Reputation: 1659
We are processing data from an API that is returning date/time values of the following form:
1061943540000
When I used the tool on this page it converts the value to the following correct date:
Tue Aug 26 2003 17:19:00 GMT-0700 (PDT)
We are using the following Perl code to convert the date/time in our script:
use DateTime;
my $dt = DateTime->from_epoch(epoch => $time);
However, this is producing the following output which is incorrect:
1969-12-31 23:59:59
I'm totally confused why this isn't working and would appreciate someone explaining what I'm doing wrong and what code I should be using to convert it correctly. Thanks in advance!
Upvotes: 1
Views: 3246
Reputation: 132896
That's not an epoch time in seconds. It looks like it has milliseconds attached to it. That screws up the stuff that DateTime uses, which is seconds since the epoch. Perl, in general, has a mindset of whole seconds since the epoch (see time, localtime, gmtime).

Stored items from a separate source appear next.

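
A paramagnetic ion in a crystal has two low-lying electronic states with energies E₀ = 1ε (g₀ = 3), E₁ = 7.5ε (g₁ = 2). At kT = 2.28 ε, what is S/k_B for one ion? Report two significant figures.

1.2

Eᵢ/kT = 0.4386, 3.289.
Z = Σ gᵢe^(−Eᵢ/kT) = 3·e^(−0.4386) + 2·e^(−3.289) = 1.935 + 0.07458 = 2.010.
⟨E⟩ = Σ EᵢPᵢ = 1.241 ε.
S/k_B = ln Z + ⟨E⟩/kT = ln(2.010) + 1.241/2.28 = 0.6981 + 0.5443 = 1.2.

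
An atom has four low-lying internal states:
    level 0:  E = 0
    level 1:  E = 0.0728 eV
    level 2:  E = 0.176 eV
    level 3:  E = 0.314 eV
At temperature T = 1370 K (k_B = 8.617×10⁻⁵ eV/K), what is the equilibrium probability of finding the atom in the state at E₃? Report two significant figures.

k_BT = 8.617×10⁻⁵ × 1370 K = 0.1181 eV.
Eᵢ/kT = 0, 0.6164, 1.490, 2.659.
Z = Σ e^(−Eᵢ/kT) = e^(−0) + e^(−0.6164) + e^(−1.490) + e^(−2.659) = 1.000 + 0.5399 + 0.2254 + 0.07002 = 1.835.
P₃ = e^(−E₃/kT) / Z = 0.07002/1.835 = 0.038.

0.038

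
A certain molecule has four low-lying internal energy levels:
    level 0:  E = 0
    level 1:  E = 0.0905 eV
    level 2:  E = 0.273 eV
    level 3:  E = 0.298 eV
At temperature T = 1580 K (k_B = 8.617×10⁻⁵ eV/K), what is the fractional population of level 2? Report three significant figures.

0.0765

k_BT = 8.617×10⁻⁵ × 1580 K = 0.13615 eV.
Eᵢ/kT = 0, 0.66471, 2.0051, 2.1888.
Z = Σ e^(−Eᵢ/kT) = e^(−0) + e^(−0.66471) + e^(−2.0051) + e^(−2.1888) = 1.0000 + 0.51442 + 0.13465 + 0.11205 = 1.7611.
P₂ = e^(−E₂/kT) / Z = 0.13465/1.7611 = 0.0765.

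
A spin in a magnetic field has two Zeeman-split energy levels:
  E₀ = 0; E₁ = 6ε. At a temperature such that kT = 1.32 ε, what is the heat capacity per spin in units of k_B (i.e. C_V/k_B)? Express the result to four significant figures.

Eᵢ/kT = 0, 4.54545.
Z = Σ e^(−Eᵢ/kT) = e^(−0) + e^(−4.54545) = 1.00000 + 0.0106154 = 1.01062.
⟨E⟩ = 0.0630231 ε, ⟨E²⟩ = 0.378139 ε².
C_V/k_B = (⟨E²⟩ − ⟨E⟩²)/(kT)² = (0.378139 − 0.00397191)/1.74240 = 0.2147.

0.2147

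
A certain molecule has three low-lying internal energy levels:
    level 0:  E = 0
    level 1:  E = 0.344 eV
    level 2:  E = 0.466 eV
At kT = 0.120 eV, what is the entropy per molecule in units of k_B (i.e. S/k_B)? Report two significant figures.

Eᵢ/kT = 0, 2.867, 3.883.
Z = Σ e^(−Eᵢ/kT) = e^(−0) + e^(−2.867) + e^(−3.883) = 1.000 + 0.05687 + 0.02059 = 1.077.
⟨E⟩ = Σ EᵢPᵢ = 0.02707 eV.
S/k_B = ln Z + ⟨E⟩/kT = ln(1.077) + 0.02707/0.120 = 0.07418 + 0.2256 = 0.30.

0.30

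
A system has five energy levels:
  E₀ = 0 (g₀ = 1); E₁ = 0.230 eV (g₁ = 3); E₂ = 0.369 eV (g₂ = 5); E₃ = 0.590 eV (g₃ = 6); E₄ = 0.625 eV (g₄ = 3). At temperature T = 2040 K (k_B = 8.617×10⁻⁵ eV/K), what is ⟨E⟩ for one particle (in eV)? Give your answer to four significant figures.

0.2169 eV

k_BT = 8.617×10⁻⁵ × 2040 K = 0.175787 eV.
Eᵢ/kT = 0, 1.30840, 2.09913, 3.35633, 3.55544.
Z = Σ gᵢe^(−Eᵢ/kT) = 1·e^(−0) + 3·e^(−1.30840) + 5·e^(−2.09913) + 6·e^(−3.35633) + 3·e^(−3.55544) = 1.00000 + 0.810756 + 0.612815 + 0.209178 + 0.0857064 = 2.71846.
⟨E⟩ = Σ Eᵢ gᵢe^(−Eᵢ/kT) / Z = (0·1.00000 + 0.230·0.810756 + 0.369·0.612815 + 0.590·0.209178 + 0.625·0.0857064) / 2.71846 = 0.2169 eV.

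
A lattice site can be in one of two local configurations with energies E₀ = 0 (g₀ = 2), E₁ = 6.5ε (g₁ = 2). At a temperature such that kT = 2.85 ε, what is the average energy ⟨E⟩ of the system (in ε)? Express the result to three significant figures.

Eᵢ/kT = 0, 2.2807.
Z = Σ gᵢe^(−Eᵢ/kT) = 2·e^(−0) + 2·e^(−2.2807) = 2.0000 + 0.20443 = 2.2044.
⟨E⟩ = Σ Eᵢ gᵢe^(−Eᵢ/kT) / Z = (0·2.0000 + 6.5·0.20443) / 2.2044 = 0.603 ε.

0.603 ε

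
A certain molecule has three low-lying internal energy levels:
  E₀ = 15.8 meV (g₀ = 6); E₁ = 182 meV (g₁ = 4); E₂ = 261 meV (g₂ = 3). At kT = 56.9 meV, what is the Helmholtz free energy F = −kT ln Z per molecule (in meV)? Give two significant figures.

Eᵢ/kT = 0.2777, 3.199, 4.587.
Z = Σ gᵢe^(−Eᵢ/kT) = 6·e^(−0.2777) + 4·e^(−3.199) + 3·e^(−4.587) = 4.545 + 0.1632 + 0.03055 = 4.739.
F = −kT ln Z = −56.9 × ln(4.739) = −56.9 × 1.556 = -89 meV.

-89 meV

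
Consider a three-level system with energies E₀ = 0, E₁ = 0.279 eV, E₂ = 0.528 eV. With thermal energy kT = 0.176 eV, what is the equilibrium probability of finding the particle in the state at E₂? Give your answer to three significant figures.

0.0397

Eᵢ/kT = 0, 1.5852, 3.0000.
Z = Σ e^(−Eᵢ/kT) = e^(−0) + e^(−1.5852) + e^(−3.0000) = 1.0000 + 0.20491 + 0.049787 = 1.2547.
P₂ = e^(−E₂/kT) / Z = 0.049787/1.2547 = 0.0397.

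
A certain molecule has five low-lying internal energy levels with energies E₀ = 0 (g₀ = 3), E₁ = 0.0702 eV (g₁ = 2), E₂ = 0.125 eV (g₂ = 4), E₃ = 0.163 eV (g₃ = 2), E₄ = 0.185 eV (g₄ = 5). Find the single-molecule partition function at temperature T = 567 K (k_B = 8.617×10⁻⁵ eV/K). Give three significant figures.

Z = 3.97

k_BT = 8.617×10⁻⁵ × 567 K = 0.048858 eV.
Eᵢ/kT = 0, 1.4368, 2.5584, 3.3362, 3.7865.
Z = Σ gᵢe^(−Eᵢ/kT) = 3·e^(−0) + 2·e^(−1.4368) + 4·e^(−2.5584) + 2·e^(−3.3362) + 5·e^(−3.7865) = 3.0000 + 0.47537 + 0.30971 + 0.071144 + 0.11337 = 3.9696.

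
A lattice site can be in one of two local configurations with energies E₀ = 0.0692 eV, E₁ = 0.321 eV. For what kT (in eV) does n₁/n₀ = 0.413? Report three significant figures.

0.285 eV

n₁/n₀ = exp[−(E₁−E₀)/kT] = 0.413.
⇒ (E₁−E₀)/kT = ln(1/0.413) = ln(2.4213) = 0.88430.
kT = 0.2518 eV / 0.88430 = 0.285 eV.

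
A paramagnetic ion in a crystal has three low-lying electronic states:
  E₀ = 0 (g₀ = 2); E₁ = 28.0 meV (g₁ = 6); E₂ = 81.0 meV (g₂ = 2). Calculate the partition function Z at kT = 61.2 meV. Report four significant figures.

Z = 6.330

Eᵢ/kT = 0, 0.457516, 1.32353.
Z = Σ gᵢe^(−Eᵢ/kT) = 2·e^(−0) + 6·e^(−0.457516) + 2·e^(−1.32353) = 2.00000 + 3.79712 + 0.532388 = 6.32951.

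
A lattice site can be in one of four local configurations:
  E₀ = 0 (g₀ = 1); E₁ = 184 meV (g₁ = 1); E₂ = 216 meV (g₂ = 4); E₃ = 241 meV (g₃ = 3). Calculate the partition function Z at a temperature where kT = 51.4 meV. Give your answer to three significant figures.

Z = 1.12

Eᵢ/kT = 0, 3.5798, 4.2023, 4.6887.
Z = Σ gᵢe^(−Eᵢ/kT) = 1·e^(−0) + 1·e^(−3.5798) + 4·e^(−4.2023) + 3·e^(−4.6887) = 1.0000 + 0.027881 + 0.059845 + 0.027596 = 1.1153.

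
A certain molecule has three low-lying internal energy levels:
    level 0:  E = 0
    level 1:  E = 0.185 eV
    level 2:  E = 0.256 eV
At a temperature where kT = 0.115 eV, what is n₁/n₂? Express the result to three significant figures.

1.85

n₁/n₂ = exp[−(E₁−E₂)/kT] = exp(−(-0.071 eV)/(0.115 eV)) = exp(0.61739) = 1.85.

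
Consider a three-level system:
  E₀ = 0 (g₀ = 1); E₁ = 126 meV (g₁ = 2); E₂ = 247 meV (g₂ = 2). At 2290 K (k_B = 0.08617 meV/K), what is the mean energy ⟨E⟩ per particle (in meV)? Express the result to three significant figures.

104 meV

k_BT = 0.08617 × 2290 K = 197.33 meV.
Eᵢ/kT = 0, 0.63852, 1.2517.
Z = Σ gᵢe^(−Eᵢ/kT) = 1·e^(−0) + 2·e^(−0.63852) + 2·e^(−1.2517) = 1.0000 + 1.0561 + 0.57204 = 2.6281.
⟨E⟩ = Σ Eᵢ gᵢe^(−Eᵢ/kT) / Z = (0·1.0000 + 126·1.0561 + 247·0.57204) / 2.6281 = 104 meV.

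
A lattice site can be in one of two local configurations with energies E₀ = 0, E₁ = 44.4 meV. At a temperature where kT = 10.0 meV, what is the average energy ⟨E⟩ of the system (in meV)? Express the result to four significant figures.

Eᵢ/kT = 0, 4.44000.
Z = Σ e^(−Eᵢ/kT) = e^(−0) + e^(−4.44000) = 1.00000 + 0.0117959 = 1.01180.
⟨E⟩ = Σ Eᵢ e^(−Eᵢ/kT) / Z = (0·1.00000 + 44.4·0.0117959) / 1.01180 = 0.5176 meV.

0.5176 meV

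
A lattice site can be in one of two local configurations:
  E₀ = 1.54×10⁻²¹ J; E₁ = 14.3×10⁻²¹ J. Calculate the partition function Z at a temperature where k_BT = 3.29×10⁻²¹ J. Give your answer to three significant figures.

Z = 0.639

Eᵢ/kT = 0.46809, 4.3465.
Z = Σ e^(−Eᵢ/kT) = e^(−0.46809) + e^(−4.3465) = 0.62620 + 0.012952 = 0.63915.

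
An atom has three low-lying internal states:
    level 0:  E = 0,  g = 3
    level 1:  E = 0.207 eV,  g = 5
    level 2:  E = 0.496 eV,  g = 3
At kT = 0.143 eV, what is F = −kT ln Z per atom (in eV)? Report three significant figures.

Eᵢ/kT = 0, 1.4476, 3.4685.
Z = Σ gᵢe^(−Eᵢ/kT) = 3·e^(−0) + 5·e^(−1.4476) + 3·e^(−3.4685) = 3.0000 + 1.1757 + 0.093491 = 4.2692.
F = −kT ln Z = −0.143 × ln(4.2692) = −0.143 × 1.4514 = -0.208 eV.

-0.208 eV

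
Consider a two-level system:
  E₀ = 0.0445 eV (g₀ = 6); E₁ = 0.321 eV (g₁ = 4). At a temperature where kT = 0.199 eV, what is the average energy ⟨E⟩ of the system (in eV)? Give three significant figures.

0.0839 eV

Eᵢ/kT = 0.22362, 1.6131.
Z = Σ gᵢe^(−Eᵢ/kT) = 6·e^(−0.22362) + 4·e^(−1.6131) = 4.7977 + 0.79708 = 5.5948.
⟨E⟩ = Σ Eᵢ gᵢe^(−Eᵢ/kT) / Z = (0.0445·4.7977 + 0.321·0.79708) / 5.5948 = 0.0839 eV.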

As given, you get a time that is far, far away. I might get a different date than you because my Perl is 64-bit and has the Y2038 fix:
$ perl -MDateTime -E 'say DateTime->from_epoch( epoch => shift() )' 1061943540000
35621-08-26T04:40:00
Dividing by 1000 gives you the right date, although in UTC:
$ perl -MDateTime -E 'say DateTime->from_epoch( epoch => shift() / 1000 )' 1061943540000
2003-08-27T00:19:00
If you go back to your online Java tool, you'll notice that it gives you the same date with 1061943540000 and 1061943540. It's guessing that one is milliseconds. That also means it gives the wrong date if 1061943540 was in milliseconds.